Regarde un instant cette eau qui court !
L’eau est le miroir de l’amour qui passe
Ô toi dont le regard de mon regard s’émeut !
N’ais crainte, car demain d’une autre tu seras l’amant !
Pour oublier mon amour, quitte cette ville quelque temps !"
" Je ne saurais éviter ton amour, te dis-je
Te quitter pour m’en aller au loin
Le premier jour où vers toi, mon cœur prit son envol
Pour se poser comme une colombe au bord de ton toit
Tu me lanças des pierres, mais je n’ai pas fui, ni rompu avec toi
Je me redis que toi, tu es chasseur et moi, la gazelle des champs
Je cherchais, recherchais pour tomber dans ton piège"
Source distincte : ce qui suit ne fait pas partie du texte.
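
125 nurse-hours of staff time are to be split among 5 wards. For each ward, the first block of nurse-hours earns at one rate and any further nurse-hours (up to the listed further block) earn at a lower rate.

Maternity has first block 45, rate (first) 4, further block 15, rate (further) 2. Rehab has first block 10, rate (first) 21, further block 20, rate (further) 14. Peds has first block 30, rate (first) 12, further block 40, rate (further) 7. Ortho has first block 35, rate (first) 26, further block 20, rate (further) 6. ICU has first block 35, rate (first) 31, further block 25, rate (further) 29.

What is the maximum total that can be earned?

3210

Rank every tier by rate: ICU/tier1 31 > ICU/tier2 29 > Ortho/tier1 26 > Rehab/tier1 21 > Rehab/tier2 14 > Peds/tier1 12 > Peds/tier2 7 > Ortho/tier2 6 > Maternity/tier1 4 > Maternity/tier2 2.
ICU tier1 at 31: fill all 35 → 90 left.
Fill ICU tier2 block (25 at 29) → 65 left.
Fill Ortho tier1 block (35 at 26) → 30 left.
Rehab tier1 at 21: fill all 10 → 20 left.
Rehab tier2 at 14: fill all 20 → 0 left.
Total = 31×35 + 29×25 + 26×35 + 21×10 + 14×20 = 3210.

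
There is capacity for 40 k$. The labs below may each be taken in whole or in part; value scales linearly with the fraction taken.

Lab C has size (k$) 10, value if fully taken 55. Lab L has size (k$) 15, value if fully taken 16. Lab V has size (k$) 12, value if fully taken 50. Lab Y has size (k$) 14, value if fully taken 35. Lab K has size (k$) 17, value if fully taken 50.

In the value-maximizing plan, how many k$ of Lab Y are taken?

1

Sort by value density: Lab C 55/10≈5.5, Lab V 50/12≈4.17, Lab K 50/17≈2.94, Lab Y 35/14≈2.5, Lab L 16/15≈1.07.
All 10 k$ of Lab C fit (value 55) ; 30 remain.
Take all of Lab V (12 k$, value 50) ; 18 k$ left.
Lab K: take in full, 17 k$ for value 50 ; 1 left.
Fill the last 1 k$ with part of Lab Y: 1/14 of it earns 2.5.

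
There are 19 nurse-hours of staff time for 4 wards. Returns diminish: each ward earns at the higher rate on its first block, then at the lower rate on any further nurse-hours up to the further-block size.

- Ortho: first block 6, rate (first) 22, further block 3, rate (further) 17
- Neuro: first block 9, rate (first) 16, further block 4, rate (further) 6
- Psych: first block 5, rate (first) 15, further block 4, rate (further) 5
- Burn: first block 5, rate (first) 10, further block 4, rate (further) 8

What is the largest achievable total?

Order all 8 blocks by rate: Ortho/first 22 > Ortho/second 17 > Neuro/first 16 > Psych/first 15 > Burn/first 10 > Burn/second 8 > Neuro/second 6 > Psych/second 5.
Ortho/first (22): +6 — 13 left.
Fill Ortho second block (3 at 17) — 10 left.
Neuro/first (16): +9 — 1 left.
Psych/first: +1 of 5 at 15; pool empty.
Total = 22×6 + 17×3 + 16×9 + 15×1 = 342.

342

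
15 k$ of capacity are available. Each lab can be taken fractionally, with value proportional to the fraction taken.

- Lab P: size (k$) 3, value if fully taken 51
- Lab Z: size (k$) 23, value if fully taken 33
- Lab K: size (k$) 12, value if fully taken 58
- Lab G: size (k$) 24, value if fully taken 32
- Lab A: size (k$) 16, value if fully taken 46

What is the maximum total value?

109

Best value per unit of size first: Lab P 51/3≈17, Lab K 58/12≈4.83, Lab A 46/16≈2.88, Lab Z 33/23≈1.43, Lab G 32/24≈1.33.
All 3 k$ of Lab P fit (value 51) ; 12 remain.
Take all of Lab K (12 k$, value 58) ; 0 k$ left.
Total value = 109.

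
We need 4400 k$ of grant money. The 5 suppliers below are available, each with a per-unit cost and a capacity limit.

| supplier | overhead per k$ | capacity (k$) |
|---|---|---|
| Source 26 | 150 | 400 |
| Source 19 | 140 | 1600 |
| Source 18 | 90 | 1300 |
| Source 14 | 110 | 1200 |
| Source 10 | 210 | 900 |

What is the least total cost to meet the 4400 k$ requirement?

Cheapest first:
Source 18 at 90: take all 1300 k$ ; 3100 still needed.
Source 14 at 110: take all 1200 k$ ; 1900 still needed.
Take 1600 from Source 19 at 140 ; need 300 more.
Take 300 from Source 26 at 150 to finish.
Source 10: unused.
Cost = 1300×90 + 1200×110 + 1600×140 + 300×150 = 518000.

518000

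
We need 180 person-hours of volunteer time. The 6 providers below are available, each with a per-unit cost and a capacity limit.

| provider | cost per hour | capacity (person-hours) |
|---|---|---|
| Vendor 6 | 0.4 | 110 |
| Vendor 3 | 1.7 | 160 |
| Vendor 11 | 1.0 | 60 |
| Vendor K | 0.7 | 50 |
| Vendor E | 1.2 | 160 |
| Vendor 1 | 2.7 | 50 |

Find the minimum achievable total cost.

99

Fill from the cheapest provider first.
Vendor 6 (0.4): use full 110 ; 70 person-hours to go.
Vendor K (0.7): use full 50 ; 20 person-hours to go.
Vendor 11 at 1.0: take 20 of its 60 ; requirement met.
Vendor E, Vendor 3, Vendor 1: unused.
Cost = 110×0.4 + 50×0.7 + 20×1.0 = 99.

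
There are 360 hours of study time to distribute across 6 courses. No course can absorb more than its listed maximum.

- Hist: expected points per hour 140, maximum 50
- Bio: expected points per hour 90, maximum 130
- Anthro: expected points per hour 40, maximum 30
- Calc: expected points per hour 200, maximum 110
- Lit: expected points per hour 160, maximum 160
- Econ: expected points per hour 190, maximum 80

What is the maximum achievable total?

64200

Highest expected points per hour first: Calc 200 > Econ 190 > Lit 160 > Hist 140 > Bio 90 > Anthro 40.
Calc takes 110 to reach its cap of 110 → 250 left.
Econ takes 80 to reach its cap of 80 → 170 left.
Lit: +160 to 160 (cap) → 10 left.
Hist has room for 50 but only 10 remain, so it gets 10.
Total = 140×10 + 200×110 + 160×160 + 190×80 = 64200.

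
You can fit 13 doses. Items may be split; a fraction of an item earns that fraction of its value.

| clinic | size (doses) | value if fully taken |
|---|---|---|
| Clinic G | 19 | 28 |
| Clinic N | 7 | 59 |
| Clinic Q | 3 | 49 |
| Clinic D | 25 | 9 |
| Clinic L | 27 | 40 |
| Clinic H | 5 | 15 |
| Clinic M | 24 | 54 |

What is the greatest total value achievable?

Rank by value-to-size ratio: Clinic Q 49/3≈16.3, Clinic N 59/7≈8.43, Clinic H 15/5≈3, Clinic M 54/24≈2.25, Clinic L 40/27≈1.48, Clinic G 28/19≈1.47, Clinic D 9/25≈0.36.
All 3 doses of Clinic Q fit (value 49) — 10 remain.
Take all of Clinic N (7 doses, value 59) — 3 doses left.
Only 3 doses remain; take 3/5 of Clinic H for value 15×3/5 = 9.
Total value = 117.

117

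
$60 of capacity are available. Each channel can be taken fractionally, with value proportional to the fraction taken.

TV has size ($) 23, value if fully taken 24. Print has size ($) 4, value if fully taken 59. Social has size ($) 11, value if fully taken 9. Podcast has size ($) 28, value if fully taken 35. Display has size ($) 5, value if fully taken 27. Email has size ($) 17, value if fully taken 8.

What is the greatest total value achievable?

145

Rank by value-to-size ratio: Print 59/4≈14.8, Display 27/5≈5.4, Podcast 35/28≈1.25, TV 24/23≈1.04, Social 9/11≈0.818, Email 8/17≈0.471.
All 4 $ of Print fit (value 59) → 56 remain.
All 5 $ of Display fit (value 27) → 51 remain.
Podcast: take in full, 28 $ for value 35 → 23 left.
All 23 $ of TV fit (value 24) → 0 remain.
Total value = 145.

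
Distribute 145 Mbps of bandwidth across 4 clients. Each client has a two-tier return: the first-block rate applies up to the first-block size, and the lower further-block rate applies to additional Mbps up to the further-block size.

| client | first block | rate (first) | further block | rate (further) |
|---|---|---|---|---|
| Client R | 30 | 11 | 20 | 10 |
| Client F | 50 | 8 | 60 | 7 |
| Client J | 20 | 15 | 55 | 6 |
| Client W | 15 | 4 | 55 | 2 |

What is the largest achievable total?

Treat each block as its own option and order by rate: Client J/first 15 > Client R/first 11 > Client R/second 10 > Client F/first 8 > Client F/second 7 > Client J/second 6 > Client W/first 4 > Client W/second 2.
Client J/first (15): +20 ; 125 left.
Client R first at 11: fill all 30 ; 95 left.
Client R second at 10: fill all 20 ; 75 left.
Client F/first (8): +50 ; 25 left.
Client F second at 7: only 25 left, fill 25.
Total = 15×20 + 11×30 + 10×20 + 8×50 + 7×25 = 1405.

1405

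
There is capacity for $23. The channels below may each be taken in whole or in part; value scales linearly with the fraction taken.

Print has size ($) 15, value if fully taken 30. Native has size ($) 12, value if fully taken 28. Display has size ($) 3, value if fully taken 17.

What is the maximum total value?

61

Rank by value-to-size ratio: Display 17/3≈5.67, Native 28/12≈2.33, Print 30/15≈2.
Take all of Display (3 $, value 17) ; 20 $ left.
All 12 $ of Native fit (value 28) ; 8 remain.
Fill the last 8 $ with part of Print: 8/15 of it earns 16.
Total value = 61.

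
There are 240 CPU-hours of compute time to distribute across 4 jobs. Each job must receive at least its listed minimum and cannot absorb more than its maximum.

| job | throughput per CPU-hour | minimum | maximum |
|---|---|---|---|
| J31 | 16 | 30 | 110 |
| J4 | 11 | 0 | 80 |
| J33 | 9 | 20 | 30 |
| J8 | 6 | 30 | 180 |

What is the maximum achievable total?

3000

Meeting every minimum uses 30+0+20+30 = 80 CPU-hours, leaving 160.
Rank by throughput per CPU-hour: J31 16 > J4 11 > J33 9 > J8 6.
J31 takes 80 more to reach its cap of 110 → 80 left.
J4 takes 80 more to reach its cap of 80 → 0 left.
Total = 16×110 + 11×80 + 9×20 + 6×30 = 3000.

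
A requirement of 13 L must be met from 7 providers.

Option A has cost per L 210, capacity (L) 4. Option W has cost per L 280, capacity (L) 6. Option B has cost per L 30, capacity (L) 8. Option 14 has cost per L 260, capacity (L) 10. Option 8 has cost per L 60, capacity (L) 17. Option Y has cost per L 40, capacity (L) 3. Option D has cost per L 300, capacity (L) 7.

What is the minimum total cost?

480

Use providers in increasing cost order.
Option B at 30: take all 8 L ; 5 still needed.
Take 3 from Option Y at 40 ; need 2 more.
Take 2 from Option 8 at 60 to finish.
Option A, Option 14, Option W, Option D: unused.
Cost = 8×30 + 3×40 + 2×60 = 480.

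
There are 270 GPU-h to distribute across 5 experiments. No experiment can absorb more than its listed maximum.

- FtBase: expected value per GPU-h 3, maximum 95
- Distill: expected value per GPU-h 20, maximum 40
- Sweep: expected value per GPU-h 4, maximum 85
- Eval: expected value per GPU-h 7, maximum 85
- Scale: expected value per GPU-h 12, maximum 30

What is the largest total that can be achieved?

Rank by expected value per GPU-h: Distill 20 > Scale 12 > Eval 7 > Sweep 4 > FtBase 3.
Give Distill 40 to hit its cap of 40 → 230 left.
Scale takes 30 to reach its cap of 30 → 200 left.
Eval takes 85 to reach its cap of 85 → 115 left.
Give Sweep 85 to hit its cap of 85 → 30 left.
FtBase: +30 (room for 95) → 30. Pool exhausted.
Total = 3×30 + 20×40 + 4×85 + 7×85 + 12×30 = 2185.

2185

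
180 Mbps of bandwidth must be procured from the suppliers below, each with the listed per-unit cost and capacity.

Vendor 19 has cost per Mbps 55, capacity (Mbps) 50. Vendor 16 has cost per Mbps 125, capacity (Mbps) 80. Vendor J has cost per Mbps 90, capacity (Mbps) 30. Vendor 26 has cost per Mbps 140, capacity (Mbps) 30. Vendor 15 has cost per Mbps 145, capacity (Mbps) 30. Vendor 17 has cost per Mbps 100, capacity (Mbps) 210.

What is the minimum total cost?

Cheapest first:
Vendor 19 (55): use full 50 → 130 Mbps to go.
Take 30 from Vendor J at 90 → need 100 more.
Vendor 17 (100): take the remaining 100 → done.
Vendor 16, Vendor 26, Vendor 15: unused.
Cost = 50×55 + 30×90 + 100×100 = 15450.

15450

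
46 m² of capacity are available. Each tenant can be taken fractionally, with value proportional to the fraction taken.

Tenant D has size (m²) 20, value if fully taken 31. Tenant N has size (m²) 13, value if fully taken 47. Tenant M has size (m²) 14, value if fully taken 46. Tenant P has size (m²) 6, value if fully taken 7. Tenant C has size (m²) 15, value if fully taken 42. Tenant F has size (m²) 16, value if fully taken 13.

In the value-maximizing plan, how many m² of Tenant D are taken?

4

Best value per unit of size first: Tenant N 47/13≈3.62, Tenant M 46/14≈3.29, Tenant C 42/15≈2.8, Tenant D 31/20≈1.55, Tenant P 7/6≈1.17, Tenant F 13/16≈0.812.
All 13 m² of Tenant N fit (value 47) → 33 remain.
Take all of Tenant M (14 m², value 46) → 19 m² left.
Take all of Tenant C (15 m², value 42) → 4 m² left.
Only 4 m² remain; take 4/20 of Tenant D for value 31×4/20 = 6.2.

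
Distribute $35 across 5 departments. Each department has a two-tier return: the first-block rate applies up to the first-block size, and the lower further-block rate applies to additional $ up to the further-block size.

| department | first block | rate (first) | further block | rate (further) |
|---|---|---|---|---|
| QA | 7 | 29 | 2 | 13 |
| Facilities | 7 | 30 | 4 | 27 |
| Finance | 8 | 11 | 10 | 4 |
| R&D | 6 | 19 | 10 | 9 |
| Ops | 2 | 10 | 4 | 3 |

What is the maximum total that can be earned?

Order all 10 blocks by rate: Facilities/tier1 30 > QA/tier1 29 > Facilities/tier2 27 > R&D/tier1 19 > QA/tier2 13 > Finance/tier1 11 > Ops/tier1 10 > R&D/tier2 9 > Finance/tier2 4 > Ops/tier2 3.
Facilities tier1 at 30: fill all 7 ; 28 left.
QA tier1 at 29: fill all 7 ; 21 left.
Fill Facilities tier2 block (4 at 27) ; 17 left.
R&D tier1 at 19: fill all 6 ; 11 left.
Fill QA tier2 block (2 at 13) ; 9 left.
Finance/tier1 (11): +8 ; 1 left.
Ops/tier1: +1 of 2 at 10; pool empty.
Total = 30×7 + 29×7 + 27×4 + 19×6 + 13×2 + 11×8 + 10×1 = 759.

759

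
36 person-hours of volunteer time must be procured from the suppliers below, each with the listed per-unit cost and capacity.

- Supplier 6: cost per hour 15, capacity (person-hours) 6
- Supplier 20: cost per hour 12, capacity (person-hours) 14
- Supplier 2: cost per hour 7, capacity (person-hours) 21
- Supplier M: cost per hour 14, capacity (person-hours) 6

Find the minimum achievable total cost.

Fill from the cheapest supplier first.
Supplier 2 at 7: take all 21 person-hours — 15 still needed.
Supplier 20 at 12: take all 14 person-hours — 1 still needed.
Supplier M at 14: take 1 of its 6 — requirement met.
Supplier 6: unused.
Cost = 21×7 + 14×12 + 1×14 = 329.

329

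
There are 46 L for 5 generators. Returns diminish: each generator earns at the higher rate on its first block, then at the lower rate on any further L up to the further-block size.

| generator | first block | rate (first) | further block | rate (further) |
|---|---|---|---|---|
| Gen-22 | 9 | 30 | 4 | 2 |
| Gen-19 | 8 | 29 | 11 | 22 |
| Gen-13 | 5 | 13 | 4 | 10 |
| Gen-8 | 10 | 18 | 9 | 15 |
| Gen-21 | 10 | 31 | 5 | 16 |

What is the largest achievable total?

Rank every tier by rate: Gen-21/tier1 31 > Gen-22/tier1 30 > Gen-19/tier1 29 > Gen-19/tier2 22 > Gen-8/tier1 18 > Gen-21/tier2 16 > Gen-8/tier2 15 > Gen-13/tier1 13 > Gen-13/tier2 10 > Gen-22/tier2 2.
Fill Gen-21 tier1 block (10 at 31) → 36 left.
Gen-22/tier1 (30): +9 → 27 left.
Gen-19 tier1 at 29: fill all 8 → 19 left.
Gen-19/tier2 (22): +11 → 8 left.
Gen-8 tier1 at 18: only 8 left, fill 8.
Total = 31×10 + 30×9 + 29×8 + 22×11 + 18×8 = 1198.

1198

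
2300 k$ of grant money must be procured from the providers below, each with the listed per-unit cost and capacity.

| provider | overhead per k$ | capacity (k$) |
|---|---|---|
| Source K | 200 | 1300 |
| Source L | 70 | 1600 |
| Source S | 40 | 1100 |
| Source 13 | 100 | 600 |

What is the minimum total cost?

Cheapest first:
Source S at 40: take all 1100 k$ ; 1200 still needed.
Take 1200 from Source L at 70 to finish.
Source 13, Source K: unused.
Cost = 1100×40 + 1200×70 = 128000.

128000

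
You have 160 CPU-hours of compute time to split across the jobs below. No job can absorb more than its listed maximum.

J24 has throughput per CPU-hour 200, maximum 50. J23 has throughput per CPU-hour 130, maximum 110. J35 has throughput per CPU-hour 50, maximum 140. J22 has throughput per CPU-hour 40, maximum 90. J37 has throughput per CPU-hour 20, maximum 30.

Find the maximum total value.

24300

Rank by throughput per CPU-hour: J24 200 > J23 130 > J35 50 > J22 40 > J37 20.
J24: +50 to 50 (cap) ; 110 left.
Give J23 110 to hit its cap of 110 ; 0 left.
Total = 200×50 + 130×110 = 24300.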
Je ne saurai éviter ton amour
Ni te quitter pour m’en aller au loin
Une goutte de larme se détacha d’une branche
L’oiseau de nuit gémit de douleur et s’enfuit
Une larme frémit dans ton œil
La lune ria de ton amour
Je me souvins que je n’entendis plus de réponse de ta part
Je me noyai dans le chagrin
Je n’ai pas fui, ni rompu avec toi
Dans les ténèbres du chagrin, cette nuit passa, et d’autres avec
Tu ne t’enquis plus de ton triste amant
Et de cette ruelle jamais plus tu ne passes.